Per lei non è però una novità trovarsi davanti a un pubblico, visto che è stata spesso in tour con uno dei gruppi più apprezzati della scena alternative inglese degli ultimi due decenni, i These New Puritans: «Ho iniziato a collaborare con loro al terzo album e ultimamente ho registrato delle cose per il disco su cui stanno lavorando e che uscirà credo a breve. È stata un’esperienza formativa, girare il mondo con loro, una cosa che mi ha cambiato la vita, mi ha fatto capire che potevo vivere di musica, di ciò che amo. Ho iniziato a suonare con loro il giorno dopo essermi laureata al conservatorio, mentre i miei amici festeggiavano la fine degli studi io partivo per andare in tour in giro per il mondo… E proprio quel tour mi ha dato lo stimolo per iniziare a scrivere la mia musica. Da loro ho imparato molto, mi hanno anche insegnato come rendere accessibili cose “complesse” ad un pubblico di qualche migliaio di persone».

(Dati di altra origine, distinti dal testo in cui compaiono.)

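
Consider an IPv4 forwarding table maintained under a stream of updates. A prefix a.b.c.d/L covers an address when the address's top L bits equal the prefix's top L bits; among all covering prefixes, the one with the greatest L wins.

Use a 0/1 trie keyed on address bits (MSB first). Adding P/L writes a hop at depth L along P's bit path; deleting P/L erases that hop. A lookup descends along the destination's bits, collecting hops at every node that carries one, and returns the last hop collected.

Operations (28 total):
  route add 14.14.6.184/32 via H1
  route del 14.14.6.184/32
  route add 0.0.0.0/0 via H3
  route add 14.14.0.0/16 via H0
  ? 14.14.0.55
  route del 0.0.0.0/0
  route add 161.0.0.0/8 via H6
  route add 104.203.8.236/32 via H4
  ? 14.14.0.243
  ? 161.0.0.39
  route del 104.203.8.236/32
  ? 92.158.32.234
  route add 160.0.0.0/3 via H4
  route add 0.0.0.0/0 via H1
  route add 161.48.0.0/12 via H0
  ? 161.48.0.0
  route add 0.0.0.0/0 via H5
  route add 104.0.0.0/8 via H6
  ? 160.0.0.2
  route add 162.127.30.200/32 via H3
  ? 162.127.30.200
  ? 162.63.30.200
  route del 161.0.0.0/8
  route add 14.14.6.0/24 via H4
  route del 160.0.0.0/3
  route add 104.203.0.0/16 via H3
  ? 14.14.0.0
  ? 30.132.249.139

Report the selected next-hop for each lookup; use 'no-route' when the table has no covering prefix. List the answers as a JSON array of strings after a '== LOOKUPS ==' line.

Apply in order:
  + 14.14.6.184/32 (H1) depth=32
  del 14.14.6.184/32 (clear depth 32)
  + 0.0.0.0/0 (H3) depth=0
  + 14.14.0.0/16 (H0) depth=16
  lookup 14.14.0.55: bits 000011100000111000000 walk d0:H3→d1:-→d2:-→d3:-→d4:-→d5:-→d6:-→d7:-→d8:-→d9:-→d10:-→d11:-→d12:-→d13:-→d14:-→d15:-→d16:H0→d17:-→d18:-→d19:-→d20:-→d21:- -> H0
  del 0.0.0.0/0 (clear depth 0)
  + 161.0.0.0/8 (H6) depth=8
  + 104.203.8.236/32 (H4) depth=32
  lookup 14.14.0.243: bits 000011100000111000000 walk d0:-→d1:-→d2:-→d3:-→d4:-→d5:-→d6:-→d7:-→d8:-→d9:-→d10:-→d11:-→d12:-→d13:-→d14:-→d15:-→d16:H0→d17:-→d18:-→d19:-→d20:-→d21:- -> H0
  lookup 161.0.0.39: bits 10100001 walk d0:-→d1:-→d2:-→d3:-→d4:-→d5:-→d6:-→d7:-→d8:H6 -> H6
  del 104.203.8.236/32 (clear depth 32)
  lookup 92.158.32.234: bits 01 walk d0:-→d1:-→d2:- -> no-route
  + 160.0.0.0/3 (H4) depth=3
  + 0.0.0.0/0 (H1) depth=0
  + 161.48.0.0/12 (H0) depth=12
  lookup 161.48.0.0: bits 101000010011 walk d0:H1→d1:-→d2:-→d3:H4→d4:-→d5:-→d6:-→d7:-→d8:H6→d9:-→d10:-→d11:-→d12:H0 -> H0
  + 0.0.0.0/0 (H5) depth=0
  + 104.0.0.0/8 (H6) depth=8
  lookup 160.0.0.2: bits 1010000 walk d0:H5→d1:-→d2:-→d3:H4→d4:-→d5:-→d6:-→d7:- -> H4
  + 162.127.30.200/32 (H3) depth=32
  lookup 162.127.30.200: bits 10100010011111110001111011001000 walk d0:H5→d1:-→d2:-→d3:H4→d4:-→d5:-→d6:-→d7:-→d8:-→d9:-→d10:-→d11:-→d12:-→d13:-→d14:-→d15:-→d16:-→d17:-→d18:-→d19:-→d20:-→d21:-→d22:-→d23:-→d24:-→d25:-→d26:-→d27:-→d28:-→d29:-→d30:-→d31:-→d32:H3 -> H3
  lookup 162.63.30.200: bits 101000100 walk d0:H5→d1:-→d2:-→d3:H4→d4:-→d5:-→d6:-→d7:-→d8:-→d9:- -> H4
  del 161.0.0.0/8 (clear depth 8)
  + 14.14.6.0/24 (H4) depth=24
  del 160.0.0.0/3 (clear depth 3)
  + 104.203.0.0/16 (H3) depth=16
  lookup 14.14.0.0: bits 000011100000111000000 walk d0:H5→d1:-→d2:-→d3:-→d4:-→d5:-→d6:-→d7:-→d8:-→d9:-→d10:-→d11:-→d12:-→d13:-→d14:-→d15:-→d16:H0→d17:-→d18:-→d19:-→d20:-→d21:- -> H0
  lookup 30.132.249.139: bits 000 walk d0:H5→d1:-→d2:-→d3:- -> H5

== LOOKUPS ==
["H0","H0","H6","no-route","H0","H4","H3","H4","H0","H5"]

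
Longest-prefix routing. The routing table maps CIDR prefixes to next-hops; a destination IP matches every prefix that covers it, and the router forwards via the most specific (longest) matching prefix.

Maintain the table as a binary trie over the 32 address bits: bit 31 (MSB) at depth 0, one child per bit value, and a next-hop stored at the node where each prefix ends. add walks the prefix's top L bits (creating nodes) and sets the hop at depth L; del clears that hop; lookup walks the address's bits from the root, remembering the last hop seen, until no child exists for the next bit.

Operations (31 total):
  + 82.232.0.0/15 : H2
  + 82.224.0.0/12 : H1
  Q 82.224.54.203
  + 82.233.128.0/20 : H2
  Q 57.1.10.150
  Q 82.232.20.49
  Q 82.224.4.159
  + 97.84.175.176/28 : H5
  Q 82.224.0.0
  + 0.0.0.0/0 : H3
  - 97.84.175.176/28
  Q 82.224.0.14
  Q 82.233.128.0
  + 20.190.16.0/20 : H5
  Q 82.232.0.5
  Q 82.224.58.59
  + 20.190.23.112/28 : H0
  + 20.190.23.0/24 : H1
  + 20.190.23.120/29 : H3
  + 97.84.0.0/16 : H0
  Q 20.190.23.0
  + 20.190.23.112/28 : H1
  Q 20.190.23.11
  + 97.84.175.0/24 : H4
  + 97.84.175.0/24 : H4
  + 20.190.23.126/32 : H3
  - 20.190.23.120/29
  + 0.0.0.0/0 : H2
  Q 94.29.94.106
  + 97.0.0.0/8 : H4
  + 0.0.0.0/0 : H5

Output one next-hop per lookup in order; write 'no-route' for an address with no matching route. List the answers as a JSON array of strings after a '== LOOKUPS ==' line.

Trace:
  + 82.232.0.0/15 (H2) depth=15
  + 82.224.0.0/12 (H1) depth=12
  lookup 82.224.54.203: bits 010100101110 walk d0:-→d1:-→d2:-→d3:-→d4:-→d5:-→d6:-→d7:-→d8:-→d9:-→d10:-→d11:-→d12:H1 -> H1
  + 82.233.128.0/20 (H2) depth=20
  lookup 57.1.10.150: bits 0 walk d0:-→d1:- -> no-route
  lookup 82.232.20.49: bits 010100101110100 walk d0:-→d1:-→d2:-→d3:-→d4:-→d5:-→d6:-→d7:-→d8:-→d9:-→d10:-→d11:-→d12:H1→d13:-→d14:-→d15:H2 -> H2
  lookup 82.224.4.159: bits 010100101110 walk d0:-→d1:-→d2:-→d3:-→d4:-→d5:-→d6:-→d7:-→d8:-→d9:-→d10:-→d11:-→d12:H1 -> H1
  + 97.84.175.176/28 (H5) depth=28
  lookup 82.224.0.0: bits 010100101110 walk d0:-→d1:-→d2:-→d3:-→d4:-→d5:-→d6:-→d7:-→d8:-→d9:-→d10:-→d11:-→d12:H1 -> H1
  + 0.0.0.0/0 (H3) depth=0
  - 97.84.175.176/28 clear@28
  lookup 82.224.0.14: bits 010100101110 walk d0:H3→d1:-→d2:-→d3:-→d4:-→d5:-→d6:-→d7:-→d8:-→d9:-→d10:-→d11:-→d12:H1 -> H1
  lookup 82.233.128.0: bits 01010010111010011000 walk d0:H3→d1:-→d2:-→d3:-→d4:-→d5:-→d6:-→d7:-→d8:-→d9:-→d10:-→d11:-→d12:H1→d13:-→d14:-→d15:H2→d16:-→d17:-→d18:-→d19:-→d20:H2 -> H2
  + 20.190.16.0/20 (H5) depth=20
  lookup 82.232.0.5: bits 010100101110100 walk d0:H3→d1:-→d2:-→d3:-→d4:-→d5:-→d6:-→d7:-→d8:-→d9:-→d10:-→d11:-→d12:H1→d13:-→d14:-→d15:H2 -> H2
  lookup 82.224.58.59: bits 010100101110 walk d0:H3→d1:-→d2:-→d3:-→d4:-→d5:-→d6:-→d7:-→d8:-→d9:-→d10:-→d11:-→d12:H1 -> H1
  + 20.190.23.112/28 (H0) depth=28
  + 20.190.23.0/24 (H1) depth=24
  + 20.190.23.120/29 (H3) depth=29
  + 97.84.0.0/16 (H0) depth=16
  lookup 20.190.23.0: bits 0001010010111110000101110 walk d0:H3→d1:-→d2:-→d3:-→d4:-→d5:-→d6:-→d7:-→d8:-→d9:-→d10:-→d11:-→d12:-→d13:-→d14:-→d15:-→d16:-→d17:-→d18:-→d19:-→d20:H5→d21:-→d22:-→d23:-→d24:H1→d25:- -> H1
  + 20.190.23.112/28 (H1) depth=28
  lookup 20.190.23.11: bits 0001010010111110000101110 walk d0:H3→d1:-→d2:-→d3:-→d4:-→d5:-→d6:-→d7:-→d8:-→d9:-→d10:-→d11:-→d12:-→d13:-→d14:-→d15:-→d16:-→d17:-→d18:-→d19:-→d20:H5→d21:-→d22:-→d23:-→d24:H1→d25:- -> H1
  + 97.84.175.0/24 (H4) depth=24
  + 97.84.175.0/24 (H4) depth=24
  + 20.190.23.126/32 (H3) depth=32
  - 20.190.23.120/29 clear@29
  + 0.0.0.0/0 (H2) depth=0
  lookup 94.29.94.106: bits 0101 walk d0:H2→d1:-→d2:-→d3:-→d4:- -> H2
  + 97.0.0.0/8 (H4) depth=8
  + 0.0.0.0/0 (H5) depth=0

== LOOKUPS ==
["H1","no-route","H2","H1","H1","H1","H2","H2","H1","H1","H1","H2"]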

Un esempio, quello di Maria Chiara Argirò, che potrebbe dare speranza a qualche giovane musicista nostrano intenzionato a ricalcarne le orme: «La cosa più importante in questo paese – ci dice – è la professionalità. Se sei una persona disponibile, tranquilla, alla fine lavori e non hai particolari problemi. Certo la fatica c’è, io ad esempio in questi dieci anni non mi sono mai fermata, ho sempre dovuto guardare avanti e migliorare, ma quando qualche giovane musicista italiano mi scrive per avere consigli su come fare per venire qui a suonare, io dico sempre che la cosa più importante è lasciarsi andare, divertirsi, non forzare troppo le cose. Però è importante anche muoversi, non pensare di aspettare in casa una chiamata, che tanto non arriverà mai perché qui non funziona così. Inserirmi in questo ambiente per me non è stato difficile, ci sono finita per affinità di gusti musicali. Dipende anche dalla personalità certo, ma ciò che mi ha agevolato è stato il fatto di aver studiato qui, al conservatorio ho stretto contatti con quelli che sarebbero diventati i futuri musicisti della scena jazz inglese, e così ho iniziato a far parte di alcuni gruppi, come quello della trombonista Rosie Turnton o di altri musicisti della scuderia della Brownswood Records (quella di Gilles Peterson, ndr), ho iniziato a suonare e a registrare molto con questi artisti. Ah, ho suonato anche con la prima band di Nubya Garcia, insomma tutta gente che faceva parte del mio “giro”, diciamo così. Ovviamente non posso sapere se venissi considerata come “l’italiana”, so solo che in qualche modo gli piaceva quello che facevo ed è stato tutto molto naturale, perché qui in Inghilterra si tratta anche molto di buttarsi, ma senza forzare le cose».

LA BIOGRAFIA
Romana trapiantata a Londra da oltre dieci anni, Maria Chiara Argirò – pianista, tastierista, compositrice e cantante – vanta un persorso artistico variegato e non lineare. Dagli studi classici si innamora del jazz intorno ai 12 anni, genere a cui si dedica in maniera quasi esclusiva per alcuni anni, sviluppando al contempo una forte passione verso l’art rock e la musica elettronica. Tra le sue maggiori influenze si possono ritrovare artisti come Miles Davis e Thelonious Monk ma anche, in ambito rock e pop, Björk e Radiohead. Ha all’attivo tre dischi a suo nome, The Fall Dance, Hidden Seas, entrambi dalle sonorità jazz contemporaneo, e il recente Forest City, dove spicca un registro elettronico e in cui per la prima volta si cimenta anche come vocalist. Di grande rilievo anche alcune sue collaborazioni, su tutte quella con la band inglese These New Puritans, oltre a quelle in ambito Uk Jazz con i Kinkajous, Nubya Garcia, Rosie Turnton o Jamie Lemming.